12/10/10

Rasion d'etre

The art of film going cannot be killed for the simple reason it cannot be replaced.  3D LED displays will not replace it, nor will the world's most comfortable couch.  Mobile won't replace it either, cause I don't know about you but I don't really want to watch a movie on a screen the size of a triscuit.

What cannot be replaced, what is crucial is, of course, community. The sense something extraordinary is occurring and is shared amongst a group of strangers.  This will never be duplicated by advances in technology.  It cannot be duplicated in the home theater, no matter how state-of-the-art, nor should it be.

The community I pay tribute to here is the that of the Cinephile. Ironically, things have never been better for the movie obsessive.  Availability of titles, even the most obscure, thanks to the likes of Netflix, Criterion, streaming video and burn on demand are enough the keep the Cinephile shut in for the rest of their lives.  But the true Cinephile can never be satisfied with this solitary experience.  If you want to make a movie nut happy, put him in a room engaged in filmic discourse with like-minded zealots.  

It is possible that what the abundance of titles will result in is the increase of movie clubs and boutique cinemas that cater to the movie obsessive.  Certainly the astonishing number of (really excellent) Blogs devoted to the art of cinema indicate that the Cinehphile community is truly inexhaustible.

When traveling, I found myself being drawn to film going, owing to a lifelong predilection towards the cinema, in opposition to the more reputable touristic activities.  These experiences made me feel there was hope for the survival of film exhibition, something about feeling part of a larger community.  It is easy to get depressed about the dwindling theaters in one's own city, but when one gets away from your borders, hope is renewed.

It occurred to me also that while there are many travel guides that send you on the beaten path towards "must sees," there is very little guidance out there for the Wandering Cinephile. 

It is in this spirit I have created this Blog.    This is a site to help guide you on your travels if your preference while in Amsterdam, for instance,  is the  geared towards the Tuchinkski rather the Rijksmuseum, for example.

Rather than simply offering the facts you need (while careful not to ignore them!), I have tried with my own contributions and those of contributors to the site to give the site a slightly personal slant, making this more Travelogue  than Travel Guide.  I have tried to note the points of interest for film fans within the neighborhoods of the cinemas mentioned, to make it easier to plan a point of destination for the day or evening out.
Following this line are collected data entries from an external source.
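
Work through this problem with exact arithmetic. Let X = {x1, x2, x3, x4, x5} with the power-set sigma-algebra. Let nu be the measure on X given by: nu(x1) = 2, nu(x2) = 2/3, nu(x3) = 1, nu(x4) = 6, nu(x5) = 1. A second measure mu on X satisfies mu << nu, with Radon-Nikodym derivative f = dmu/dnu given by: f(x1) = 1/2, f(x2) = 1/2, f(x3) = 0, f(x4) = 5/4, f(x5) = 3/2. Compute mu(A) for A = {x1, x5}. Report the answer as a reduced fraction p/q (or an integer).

By the defining property of the Radon-Nikodym derivative, for every measurable set A,
  mu(A) = integral_A f dnu.
Since nu is a discrete measure concentrated on the atoms of X, the integral over A reduces to the sum
  mu(A) = sum_{x in A} f(x) * nu({x}).
Computing each term:
  x1: f(x1) * nu(x1) = 1/2 * 2 = 1.
  x5: f(x5) * nu(x5) = 3/2 * 1 = 3/2.
Summing: mu(A) = 1 + 3/2 = 5/2.

5/2


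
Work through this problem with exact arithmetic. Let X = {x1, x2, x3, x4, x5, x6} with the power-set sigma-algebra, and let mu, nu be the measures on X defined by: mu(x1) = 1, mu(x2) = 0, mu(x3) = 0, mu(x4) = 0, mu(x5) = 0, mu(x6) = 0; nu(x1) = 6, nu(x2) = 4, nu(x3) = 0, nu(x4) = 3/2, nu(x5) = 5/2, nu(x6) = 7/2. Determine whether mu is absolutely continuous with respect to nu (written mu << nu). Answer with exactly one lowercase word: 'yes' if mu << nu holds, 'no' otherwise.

mu << nu means: every nu-null measurable set is also mu-null; equivalently, for every atom x, if nu({x}) = 0 then mu({x}) = 0.
Checking each atom:
  x1: nu = 6 > 0 -> no constraint.
  x2: nu = 4 > 0 -> no constraint.
  x3: nu = 0, mu = 0 -> consistent with mu << nu.
  x4: nu = 3/2 > 0 -> no constraint.
  x5: nu = 5/2 > 0 -> no constraint.
  x6: nu = 7/2 > 0 -> no constraint.
No atom violates the condition. Therefore mu << nu.

yes


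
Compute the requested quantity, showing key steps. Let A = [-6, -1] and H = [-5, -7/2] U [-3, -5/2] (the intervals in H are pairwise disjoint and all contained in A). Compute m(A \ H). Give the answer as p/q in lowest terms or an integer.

The ambient interval has length m(A) = -1 - (-6) = 5.
Since the holes are disjoint and sit inside A, by finite additivity
  m(H) = sum_i (b_i - a_i), and m(A \ H) = m(A) - m(H).
Computing the hole measures:
  m(H_1) = -7/2 - (-5) = 3/2.
  m(H_2) = -5/2 - (-3) = 1/2.
Summed: m(H) = 3/2 + 1/2 = 2.
So m(A \ H) = 5 - 2 = 3.

3


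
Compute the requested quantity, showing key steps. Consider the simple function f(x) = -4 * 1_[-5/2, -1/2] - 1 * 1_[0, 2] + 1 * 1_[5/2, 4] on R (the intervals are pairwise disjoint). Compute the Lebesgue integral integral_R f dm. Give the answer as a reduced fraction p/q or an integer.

For a simple function f = sum_i c_i * 1_{A_i} with disjoint A_i,
  integral f dm = sum_i c_i * m(A_i).
Lengths of the A_i:
  m(A_1) = -1/2 - (-5/2) = 2.
  m(A_2) = 2 - 0 = 2.
  m(A_3) = 4 - 5/2 = 3/2.
Contributions c_i * m(A_i):
  (-4) * (2) = -8.
  (-1) * (2) = -2.
  (1) * (3/2) = 3/2.
Total: -8 - 2 + 3/2 = -17/2.

-17/2


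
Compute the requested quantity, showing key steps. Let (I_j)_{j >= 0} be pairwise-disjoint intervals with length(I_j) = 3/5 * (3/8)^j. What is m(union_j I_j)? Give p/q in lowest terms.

By countable additivity of the Lebesgue measure on pairwise disjoint measurable sets,
  m(union_{j >= 0} I_j) = sum_{j >= 0} m(I_j) = sum_{j >= 0} a * r^j,
  with a = 3/5 and r = 3/8.
Since 0 < r = 3/8 < 1, the geometric series converges:
  sum_{j >= 0} a * r^j = a / (1 - r).
  = 3/5 / (1 - 3/8)
  = 3/5 / (5/8)
  = 24/25.

24/25


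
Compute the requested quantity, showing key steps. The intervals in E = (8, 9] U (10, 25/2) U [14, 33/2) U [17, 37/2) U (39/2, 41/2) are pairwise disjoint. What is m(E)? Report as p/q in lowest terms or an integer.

For pairwise disjoint intervals, m(union_i I_i) = sum_i m(I_i),
and m is invariant under swapping open/closed endpoints (single points have measure 0).
So m(E) = sum_i (b_i - a_i).
  I_1 has length 9 - 8 = 1.
  I_2 has length 25/2 - 10 = 5/2.
  I_3 has length 33/2 - 14 = 5/2.
  I_4 has length 37/2 - 17 = 3/2.
  I_5 has length 41/2 - 39/2 = 1.
Summing:
  m(E) = 1 + 5/2 + 5/2 + 3/2 + 1 = 17/2.

17/2


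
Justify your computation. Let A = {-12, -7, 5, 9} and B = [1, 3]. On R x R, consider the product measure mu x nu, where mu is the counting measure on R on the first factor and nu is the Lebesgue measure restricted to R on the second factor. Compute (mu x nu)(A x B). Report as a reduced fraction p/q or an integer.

For a measurable rectangle A x B, the product measure satisfies
  (mu x nu)(A x B) = mu(A) * nu(B).
  mu(A) = 4.
  nu(B) = 2.
  (mu x nu)(A x B) = 4 * 2 = 8.

8


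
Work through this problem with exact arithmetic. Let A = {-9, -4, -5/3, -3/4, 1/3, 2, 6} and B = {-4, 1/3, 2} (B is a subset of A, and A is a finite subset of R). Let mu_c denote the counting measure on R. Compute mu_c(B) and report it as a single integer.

Counting measure assigns mu_c(E) = |E| (number of elements) when E is finite.
B has 3 element(s), so mu_c(B) = 3.

3


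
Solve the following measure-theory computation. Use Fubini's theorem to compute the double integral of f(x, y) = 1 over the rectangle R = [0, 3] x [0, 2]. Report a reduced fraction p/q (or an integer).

f(x, y) is a tensor product of a function of x and a function of y, and both factors are bounded continuous (hence Lebesgue integrable) on the rectangle, so Fubini's theorem applies:
  integral_R f d(m x m) = (integral_a1^b1 1 dx) * (integral_a2^b2 1 dy).
Inner integral in x: integral_{0}^{3} 1 dx = (3^1 - 0^1)/1
  = 3.
Inner integral in y: integral_{0}^{2} 1 dy = (2^1 - 0^1)/1
  = 2.
Product: (3) * (2) = 6.

6


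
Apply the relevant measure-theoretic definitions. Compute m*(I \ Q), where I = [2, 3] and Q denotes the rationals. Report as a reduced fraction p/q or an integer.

The interval I = [2, 3] has m(I) = 3 - 2 = 1 (endpoints are measure-zero, so open/closed/half-open agree). Write I = (I cap Q) u (I \ Q). The rationals in I are countable, so m*(I cap Q) = 0 (cover each rational by intervals whose total length is arbitrarily small). By countable subadditivity m*(I) <= m*(I cap Q) + m*(I \ Q), hence m*(I \ Q) >= m(I) = 1. The reverse inequality m*(I \ Q) <= m*(I) = 1 is trivial since (I \ Q) is a subset of I. Therefore m*(I \ Q) = 1.

1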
My main contribution here is for Paris, the City of Light, more aptly, the City of Cinema.  The Seventh Art was born here in the inspirations of the Lumiere Brothers, and that light continues to shine as brightly, perhaps, as anywhere in the world.  I hope I have managed to capture that light in the Paris chapters, to the left.

So please use the site when planning your cinematic holiday.  Visit the links under Chapters, on the left side of the Blog.  Use the links, embedded in the chapters, to find out more about the cinemas referenced, particularly regarding their current programming. 

I hope to keep growing this over time, ideally with more and more contributions from the world's Cinephiles.  The number of cinemas may be shrinking, but the number of film nuts is not. 

And, please, please please, please contribute to the little cinemas, the old and broken down, the barely hanging on.  No matter where you may wander.



2 comments:

Lisa said...

DOWN ON THE REZ

Anyone who doubts the salience of community to the film going experience needed to be in my first/second grade classroom the day before the holiday break. We invited the class next door to come over and watch Toy Story 3 with us. Now, with the ubiquity of DVD's, I guarantee every kid in that room had already seen that movie. But they were going to sit in rows in chairs with 30 of their friends, and they were excited. I'm not saying you would have necessarily enjoyed being in that room. It reminded me of the experience of going to a movie in Cairo, with the vendors crawling up and down the aisles, as at a baseball game, and people shouting at the screen, or watching Platoon in Sydney, where the testosterone-influenced audience broke into group cheers whenever the characters shot them some Viet Cong (missing, I felt, the intellectual anti-war message, but appreciating the inadvertent but far more potent visceral one). They gaily parroted lines to each other, debated the relative goodness/badness of Lotsa Hugs, the strawberry-scented Stalin character, and couldn't stop themselves telling me what was coming next, though I stopped up my ears dramatically. Along the way they absorbed lessons on narrative, story-telling, and the moral content of loyalty and civil disobedience. There is a grave responsibility to filmmaking, and I'm glad Pixar takes it seriously.

Russ Queen said...

Great stuff. Your anecdotes about these rowdy incidents make me wonder if Cinephiles should lighten up and seek out this sort of communal experience more often. We are so snooty about utter silence in the Cinemah. In a way, it sort of belies the whole point of the communal cinematic experience if you try to cocoon yourself in the theater.

Time and a place for everything, I suppose.